The gaping distance between promising lab result and approved drug is apparent to anyone who has tried to reconcile the breathless news reports touting "scientific breakthrough" with the paucity of options available for patients suffering from any number of devastating medical conditions. In the last 10 years, for example, there have been more then 7,000 academic papers published on pancreatic cancer, but not a single breakthrough treatment.

The primary reason for this gap: The human body is complicated, and our understanding limited. In many cases, we are still struggling to figure out the molecular basis for important diseases. In other conditions, even when the cause is clear, designing a drug capable of selectively correcting the defect while not causing new problems, is a monumental challenge. To overcome these hurdles, there is a need for more, not less, interaction between academic physician scientists and their counterparts in industry, engagement that should occur at every stage of the drug development process.

Our own experiences with difficult science and sick patients has convinced us that the battle is not drug companies vs. academics, but rather between dreadful diseases and the medical researchers who are trying to subdue them.

Unfortunately, industry critics often lose sight of the big picture, and routinely stigmatize pharmaceutical researchers and their academic collaborators. Young academic investigators are often counseled against "selling out" and pursuing a career in pharmaceutical research, despite the exciting drug-development opportunities such a choice might afford. Senior university researchers who might contribute considerable wisdom to drug discovery efforts are reviled in the press if they associate with industry in any way, even though these relationships are vital for the creation of new medicines.

Finally, of course, there is the money. Because pharmaceutical companies are for-profit entities, conventional wisdom holds that any data they publish should be suspect. In fact, pharmaceutical research is tightly regulated, and industry-sponsored clinical studies are typically performed in a rigorous, consistent, and transparent fashion that would be the envy of many academics.

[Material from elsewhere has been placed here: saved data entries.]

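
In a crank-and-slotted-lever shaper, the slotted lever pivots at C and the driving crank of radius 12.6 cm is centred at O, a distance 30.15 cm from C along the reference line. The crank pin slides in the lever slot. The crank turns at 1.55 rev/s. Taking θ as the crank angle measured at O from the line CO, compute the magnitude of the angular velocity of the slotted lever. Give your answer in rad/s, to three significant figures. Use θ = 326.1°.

ω = 9.739 rad/s (from 1.55 rev/s).
Crank pin A relative to C: A = (d + r cosθ, r sinθ); lever angle φ = atan2(r sinθ, d + r cosθ).
Differentiating tanφ: φ̇ = rω(d cosθ + r)/(d² + r² + 2dr cosθ).
d² + r² + 2dr cosθ = |CA|² = 0.169841 m²;  d cosθ + r = +0.37625 m.
|ω_lever| = |0.126·9.739·+0.37625| / 0.169841 = 2.7184 rad/s.

2.72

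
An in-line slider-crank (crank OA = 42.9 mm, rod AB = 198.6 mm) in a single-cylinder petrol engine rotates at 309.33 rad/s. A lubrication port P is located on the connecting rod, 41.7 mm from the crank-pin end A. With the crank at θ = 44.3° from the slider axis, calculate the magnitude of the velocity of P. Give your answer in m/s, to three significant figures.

12.2

ω = 309.3 rad/s.  Crank-pin speed |V_A| = rω = 13.27 m/s, perpendicular to OA.
Rod angle: sinφ = −(r/L) sinθ ⇒ φ = -8.677°; ω_rod = −rω cosθ/√(L²−r²sin²θ) = -48.376 rad/s.
V_P = V_A + ω_rod × AP, with AP = 0.0417 m along the rod.
Components: V_Px = −rω sinθ − a·ω_rod·sinφ = -9.5725 m/s;  V_Py = rω cosθ + a·ω_rod·cosφ = +7.5033 m/s.
|V_P| = √(V_Px² + V_Py²) = 12.163 m/s.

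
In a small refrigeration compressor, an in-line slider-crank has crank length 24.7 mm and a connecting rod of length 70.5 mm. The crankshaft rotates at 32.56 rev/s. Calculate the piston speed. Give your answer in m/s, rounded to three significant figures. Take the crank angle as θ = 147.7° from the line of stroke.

1.89

ω = 2π·32.6 = 204.6 rad/s
For an in-line slider-crank, x = r cosθ + √(L² − r² sin²θ), so v = −rω sinθ·[1 + r cosθ/√(L² − r² sin²θ)].
With r = 0.0247 m, L = 0.0705 m, θ = 147.7°: √(L² − r² sin²θ) = 0.069254 m.
v = −0.0247·204.6·0.53435·[1 + 0.0247·-0.84526/0.069254] = -1.8861 m/s.
|v| = 1.8861 m/s.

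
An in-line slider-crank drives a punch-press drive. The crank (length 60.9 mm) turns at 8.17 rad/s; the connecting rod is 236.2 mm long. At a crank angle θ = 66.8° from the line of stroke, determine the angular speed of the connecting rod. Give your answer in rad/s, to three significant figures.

0.854

ω = 8.17 rad/s
The rod makes angle φ with the slider axis where L sinφ = r sinθ; differentiating, L cosφ·φ̇ = r ω cosθ.
L cosφ = √(L² − r² sin²θ) = 0.22947 m.
|ω_rod| = r ω |cosθ| / √(L² − r² sin²θ) = 0.0609·8.17·0.39394/0.22947 = 0.85417 rad/s.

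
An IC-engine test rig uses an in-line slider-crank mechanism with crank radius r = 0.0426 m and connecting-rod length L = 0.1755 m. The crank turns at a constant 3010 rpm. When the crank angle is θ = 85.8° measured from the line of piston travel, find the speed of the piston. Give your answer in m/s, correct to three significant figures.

ω = 2π·3010/60 = 315.2 rad/s
For an in-line slider-crank, x = r cosθ + √(L² − r² sin²θ), so v = −rω sinθ·[1 + r cosθ/√(L² − r² sin²θ)].
With r = 0.0426 m, L = 0.1755 m, θ = 85.8°: √(L² − r² sin²θ) = 0.17028 m.
v = −0.0426·315.2·0.99731·[1 + 0.0426·0.07324/0.17028] = -13.637 m/s.
|v| = 13.637 m/s.

13.6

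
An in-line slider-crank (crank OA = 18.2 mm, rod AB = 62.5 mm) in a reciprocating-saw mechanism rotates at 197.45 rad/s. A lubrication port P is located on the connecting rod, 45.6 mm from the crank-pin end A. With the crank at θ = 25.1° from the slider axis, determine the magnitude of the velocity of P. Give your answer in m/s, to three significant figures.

ω = 197.4 rad/s.  Crank-pin speed |V_A| = rω = 3.5936 m/s, perpendicular to OA.
Rod angle: sinφ = −(r/L) sinθ ⇒ φ = -7.096°; ω_rod = −rω cosθ/√(L²−r²sin²θ) = -52.47 rad/s.
V_P = V_A + ω_rod × AP, with AP = 0.0456 m along the rod.
Components: V_Px = −rω sinθ − a·ω_rod·sinφ = -1.82 m/s;  V_Py = rω cosθ + a·ω_rod·cosφ = +0.87995 m/s.
|V_P| = √(V_Px² + V_Py²) = 2.0215 m/s.

2.02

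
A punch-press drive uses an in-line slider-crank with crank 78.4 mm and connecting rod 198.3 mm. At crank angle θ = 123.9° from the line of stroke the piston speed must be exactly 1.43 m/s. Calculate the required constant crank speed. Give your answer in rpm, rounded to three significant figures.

274

For an in-line slider-crank, |v_piston| = rω|sinθ|·[1 + r cosθ/√(L² − r² sin²θ)].
With r = 0.0784 m, L = 0.1983 m, θ = 123.9°: the bracketed kinematic factor |dx/dθ| = 0.049883 m.
ω = v/|dx/dθ| = 1.43/0.049883 = 28.667 rad/s.
N = 60ω/(2π) = 273.75 rpm.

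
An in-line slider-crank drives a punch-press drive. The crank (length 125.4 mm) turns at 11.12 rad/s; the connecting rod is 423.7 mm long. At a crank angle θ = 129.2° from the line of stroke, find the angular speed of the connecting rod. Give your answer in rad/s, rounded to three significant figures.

ω = 11.12 rad/s
The rod makes angle φ with the slider axis where L sinφ = r sinθ; differentiating, L cosφ·φ̇ = r ω cosθ.
L cosφ = √(L² − r² sin²θ) = 0.41241 m.
|ω_rod| = r ω |cosθ| / √(L² − r² sin²θ) = 0.1254·11.12·0.63203/0.41241 = 2.1371 rad/s.

2.14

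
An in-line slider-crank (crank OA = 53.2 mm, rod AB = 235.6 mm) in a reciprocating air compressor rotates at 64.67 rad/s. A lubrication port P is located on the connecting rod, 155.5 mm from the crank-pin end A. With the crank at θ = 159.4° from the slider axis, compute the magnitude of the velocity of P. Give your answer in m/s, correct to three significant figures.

1.51

ω = 64.67 rad/s.  Crank-pin speed |V_A| = rω = 3.4404 m/s, perpendicular to OA.
Rod angle: sinφ = −(r/L) sinθ ⇒ φ = -4.557°; ω_rod = −rω cosθ/√(L²−r²sin²θ) = +13.713 rad/s.
V_P = V_A + ω_rod × AP, with AP = 0.1555 m along the rod.
Components: V_Px = −rω sinθ − a·ω_rod·sinφ = -1.0411 m/s;  V_Py = rω cosθ + a·ω_rod·cosφ = -1.0949 m/s.
|V_P| = √(V_Px² + V_Py²) = 1.5108 m/s.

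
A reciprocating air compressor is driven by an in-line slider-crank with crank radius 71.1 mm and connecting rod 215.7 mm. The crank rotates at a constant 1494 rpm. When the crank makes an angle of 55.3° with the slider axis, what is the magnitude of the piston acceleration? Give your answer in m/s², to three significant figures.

796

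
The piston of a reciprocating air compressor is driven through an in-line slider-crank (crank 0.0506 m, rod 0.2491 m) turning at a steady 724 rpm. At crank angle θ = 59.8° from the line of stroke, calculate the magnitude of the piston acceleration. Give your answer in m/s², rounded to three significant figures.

ω = 2π·724/60 = 75.82 rad/s
x(θ) = r cosθ + √(L² − r² sin²θ); with ω constant, a = ω²·d²x/dθ².
d²x/dθ² = −r cosθ − r²(cos2θ)/√u − r⁴ sin²2θ/(4u^{3/2}),  u = L² − r² sin²θ = 0.0601383 m².
Substituting r = 0.0506 m, L = 0.2491 m, θ = 59.8°: d²x/dθ² = -0.02038 m.
a = ω²·d²x/dθ² = (75.82)²·(-0.02038) = -117.15 m/s²;  |a| = 117.15 m/s².

117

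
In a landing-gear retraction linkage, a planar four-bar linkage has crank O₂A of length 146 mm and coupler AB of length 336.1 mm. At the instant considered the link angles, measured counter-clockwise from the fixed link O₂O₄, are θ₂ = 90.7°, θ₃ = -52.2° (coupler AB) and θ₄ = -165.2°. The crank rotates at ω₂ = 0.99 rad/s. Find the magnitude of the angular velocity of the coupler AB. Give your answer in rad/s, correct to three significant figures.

ω₂ = 0.99 rad/s
Differentiating the loop-closure r₂e^{iθ₂}+r₃e^{iθ₃}=r₁+r₄e^{iθ₄} gives r₂ω₂e^{iθ₂}+r₃ω₃e^{iθ₃}=r₄ω₄e^{iθ₄}.
Eliminating the other unknown: ω₃ = r₂ω₂ sin(θ₄−θ₂) / [r₃ sin(θ₃−θ₄)].
Numerator sine = +0.96987; denominator sine = +0.92050.
Result = 0.146·0.99·(+0.96987) / (0.3361·(+0.92050)) = +0.45311 rad/s; magnitude 0.45311 rad/s.

0.453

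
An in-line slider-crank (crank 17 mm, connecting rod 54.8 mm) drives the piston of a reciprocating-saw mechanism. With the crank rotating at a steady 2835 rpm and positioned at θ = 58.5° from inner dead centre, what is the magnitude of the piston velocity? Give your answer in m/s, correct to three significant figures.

5.03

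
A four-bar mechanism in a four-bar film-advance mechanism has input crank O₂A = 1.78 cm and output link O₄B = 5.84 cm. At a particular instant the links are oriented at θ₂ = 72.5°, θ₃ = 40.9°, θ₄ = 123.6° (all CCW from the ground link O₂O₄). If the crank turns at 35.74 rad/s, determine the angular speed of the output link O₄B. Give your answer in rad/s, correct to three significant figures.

5.75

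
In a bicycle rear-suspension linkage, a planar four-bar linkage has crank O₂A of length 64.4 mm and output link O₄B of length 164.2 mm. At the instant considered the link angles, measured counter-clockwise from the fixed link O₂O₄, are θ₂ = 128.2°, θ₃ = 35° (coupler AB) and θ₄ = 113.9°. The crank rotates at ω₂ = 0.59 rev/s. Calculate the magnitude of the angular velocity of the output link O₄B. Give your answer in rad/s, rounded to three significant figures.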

To the extent some industry studies fall short, the problem generally lies not in the results obtained, but rather in the questions never asked - a critique that applies at least as well to the pharma-bashing studies now so popular in certain medical journals.

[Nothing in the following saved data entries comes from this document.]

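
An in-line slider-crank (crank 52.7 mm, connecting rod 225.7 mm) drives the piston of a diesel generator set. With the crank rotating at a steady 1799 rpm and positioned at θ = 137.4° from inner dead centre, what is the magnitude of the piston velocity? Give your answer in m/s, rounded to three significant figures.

ω = 2π·1799/60 = 188.4 rad/s
For an in-line slider-crank, x = r cosθ + √(L² − r² sin²θ), so v = −rω sinθ·[1 + r cosθ/√(L² − r² sin²θ)].
With r = 0.0527 m, L = 0.2257 m, θ = 137.4°: √(L² − r² sin²θ) = 0.22286 m.
v = −0.0527·188.4·0.67688·[1 + 0.0527·-0.73610/0.22286] = -5.5504 m/s.
|v| = 5.5504 m/s.

5.55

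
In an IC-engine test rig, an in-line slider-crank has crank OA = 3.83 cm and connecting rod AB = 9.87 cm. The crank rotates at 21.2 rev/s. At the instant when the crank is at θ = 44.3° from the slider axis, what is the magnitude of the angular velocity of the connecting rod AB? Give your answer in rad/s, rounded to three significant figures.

ω = 133.2 rad/s (converted from 21.2 rev/s).
The rod makes angle φ with the slider axis where L sinφ = r sinθ; differentiating, L cosφ·φ̇ = r ω cosθ.
L cosφ = √(L² − r² sin²θ) = 0.095006 m.
|ω_rod| = r ω |cosθ| / √(L² − r² sin²θ) = 0.0383·133.2·0.71569/0.095006 = 38.432 rad/s.

38.4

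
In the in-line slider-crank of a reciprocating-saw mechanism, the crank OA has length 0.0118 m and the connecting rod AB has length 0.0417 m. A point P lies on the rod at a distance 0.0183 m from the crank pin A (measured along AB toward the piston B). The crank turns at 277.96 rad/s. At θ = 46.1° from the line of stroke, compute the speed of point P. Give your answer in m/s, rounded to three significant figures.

ω = 278 rad/s.  Crank-pin speed |V_A| = rω = 3.2799 m/s, perpendicular to OA.
Rod angle: sinφ = −(r/L) sinθ ⇒ φ = -11.765°; ω_rod = −rω cosθ/√(L²−r²sin²θ) = -55.71 rad/s.
V_P = V_A + ω_rod × AP, with AP = 0.0183 m along the rod.
Components: V_Px = −rω sinθ − a·ω_rod·sinφ = -2.5712 m/s;  V_Py = rω cosθ + a·ω_rod·cosφ = +1.2762 m/s.
|V_P| = √(V_Px² + V_Py²) = 2.8705 m/s.

2.87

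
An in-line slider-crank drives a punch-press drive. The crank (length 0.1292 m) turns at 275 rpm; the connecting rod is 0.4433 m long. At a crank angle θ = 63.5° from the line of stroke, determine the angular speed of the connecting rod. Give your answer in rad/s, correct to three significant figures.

3.88

ω = 28.8 rad/s (converted from 275 rpm).
The rod makes angle φ with the slider axis where L sinφ = r sinθ; differentiating, L cosφ·φ̇ = r ω cosθ.
L cosφ = √(L² − r² sin²θ) = 0.42796 m.
|ω_rod| = r ω |cosθ| / √(L² − r² sin²θ) = 0.1292·28.8·0.44620/0.42796 = 3.8793 rad/s.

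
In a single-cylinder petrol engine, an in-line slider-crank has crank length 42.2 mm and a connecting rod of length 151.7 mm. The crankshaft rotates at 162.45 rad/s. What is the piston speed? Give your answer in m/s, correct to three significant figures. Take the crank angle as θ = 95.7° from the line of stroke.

ω = 162.4 rad/s
For an in-line slider-crank, x = r cosθ + √(L² − r² sin²θ), so v = −rω sinθ·[1 + r cosθ/√(L² − r² sin²θ)].
With r = 0.0422 m, L = 0.1517 m, θ = 95.7°: √(L² − r² sin²θ) = 0.14577 m.
v = −0.0422·162.4·0.99506·[1 + 0.0422·-0.09932/0.14577] = -6.6254 m/s.
|v| = 6.6254 m/s.

6.63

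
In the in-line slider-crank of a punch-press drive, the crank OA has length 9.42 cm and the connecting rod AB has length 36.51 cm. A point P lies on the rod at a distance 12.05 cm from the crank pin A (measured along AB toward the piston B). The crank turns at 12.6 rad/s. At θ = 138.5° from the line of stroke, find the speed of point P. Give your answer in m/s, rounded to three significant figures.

ω = 12.6 rad/s.  Crank-pin speed |V_A| = rω = 1.1869 m/s, perpendicular to OA.
Rod angle: sinφ = −(r/L) sinθ ⇒ φ = -9.844°; ω_rod = −rω cosθ/√(L²−r²sin²θ) = +2.4712 rad/s.
V_P = V_A + ω_rod × AP, with AP = 0.1205 m along the rod.
Components: V_Px = −rω sinθ − a·ω_rod·sinφ = -0.73557 m/s;  V_Py = rω cosθ + a·ω_rod·cosφ = -0.59556 m/s.
|V_P| = √(V_Px² + V_Py²) = 0.94644 m/s.

0.946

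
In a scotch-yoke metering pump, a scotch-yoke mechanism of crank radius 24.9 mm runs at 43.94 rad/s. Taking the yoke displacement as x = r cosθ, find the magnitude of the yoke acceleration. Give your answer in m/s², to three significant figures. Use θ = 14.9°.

ω = 43.94 rad/s
x = r cosθ ⇒ ẍ = −rω² cosθ (ω constant).
|a| = rω²|cosθ| = 0.0249·(43.94)²·|cos 14.9°| = 46.459 m/s².

46.5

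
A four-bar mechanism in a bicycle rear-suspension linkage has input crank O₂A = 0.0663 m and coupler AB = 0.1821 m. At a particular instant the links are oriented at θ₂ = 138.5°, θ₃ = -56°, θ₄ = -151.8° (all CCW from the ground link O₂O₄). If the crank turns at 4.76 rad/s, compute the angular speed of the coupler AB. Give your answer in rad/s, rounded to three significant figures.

1.63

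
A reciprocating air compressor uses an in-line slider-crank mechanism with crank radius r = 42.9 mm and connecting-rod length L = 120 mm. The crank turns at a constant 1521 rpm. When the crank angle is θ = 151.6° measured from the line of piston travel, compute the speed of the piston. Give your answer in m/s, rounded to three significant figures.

ω = 2π·1521/60 = 159.3 rad/s
For an in-line slider-crank, x = r cosθ + √(L² − r² sin²θ), so v = −rω sinθ·[1 + r cosθ/√(L² − r² sin²θ)].
With r = 0.0429 m, L = 0.12 m, θ = 151.6°: √(L² − r² sin²θ) = 0.11825 m.
v = −0.0429·159.3·0.47562·[1 + 0.0429·-0.87965/0.11825] = -2.2128 m/s.
|v| = 2.2128 m/s.

2.21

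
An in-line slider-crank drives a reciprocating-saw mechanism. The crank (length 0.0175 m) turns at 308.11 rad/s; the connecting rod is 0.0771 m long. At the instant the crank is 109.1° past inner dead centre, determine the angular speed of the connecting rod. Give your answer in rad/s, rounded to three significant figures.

ω = 308.1 rad/s
The rod makes angle φ with the slider axis where L sinφ = r sinθ; differentiating, L cosφ·φ̇ = r ω cosθ.
L cosφ = √(L² − r² sin²θ) = 0.075306 m.
|ω_rod| = r ω |cosθ| / √(L² − r² sin²θ) = 0.0175·308.1·0.32722/0.075306 = 23.429 rad/s.

23.4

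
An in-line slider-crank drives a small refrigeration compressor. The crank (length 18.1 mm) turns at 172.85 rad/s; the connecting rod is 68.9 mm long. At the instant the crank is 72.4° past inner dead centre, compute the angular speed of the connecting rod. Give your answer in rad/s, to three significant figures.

14.2

ω = 172.8 rad/s
The rod makes angle φ with the slider axis where L sinφ = r sinθ; differentiating, L cosφ·φ̇ = r ω cosθ.
L cosφ = √(L² − r² sin²θ) = 0.066705 m.
|ω_rod| = r ω |cosθ| / √(L² − r² sin²θ) = 0.0181·172.8·0.30237/0.066705 = 14.182 rad/s.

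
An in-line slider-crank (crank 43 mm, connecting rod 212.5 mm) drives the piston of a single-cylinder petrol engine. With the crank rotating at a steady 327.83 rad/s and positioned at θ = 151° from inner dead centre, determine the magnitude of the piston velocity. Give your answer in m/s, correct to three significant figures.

ω = 327.8 rad/s
For an in-line slider-crank, x = r cosθ + √(L² − r² sin²θ), so v = −rω sinθ·[1 + r cosθ/√(L² − r² sin²θ)].
With r = 0.043 m, L = 0.2125 m, θ = 151°: √(L² − r² sin²θ) = 0.21147 m.
v = −0.043·327.8·0.48481·[1 + 0.043·-0.87462/0.21147] = -5.6188 m/s.
|v| = 5.6188 m/s.

5.62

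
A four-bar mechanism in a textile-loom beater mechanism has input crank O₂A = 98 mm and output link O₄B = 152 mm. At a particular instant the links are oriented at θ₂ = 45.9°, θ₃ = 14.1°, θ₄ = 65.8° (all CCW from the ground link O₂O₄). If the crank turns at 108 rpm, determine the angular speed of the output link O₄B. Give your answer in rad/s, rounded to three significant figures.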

Also puzzling is the suggestion that it is improper for drug companies to solicit the perspective of academic experts, and immoral (or at least asterisk-worthy) for experts to accept financial compensation for their time. Expert insight may accelerate the delivery of new treatments to patients, and it seems disrespectful to suggest this time should not be valued.

Still, although the relationship between universities and industry should be broadened, useful and transparent guidelines must be developed to get this relationship right. Ultimately, these interactions must be defined, protected and enhanced if the medical community is to deliver on its commitment to secure the health and well-being of patients.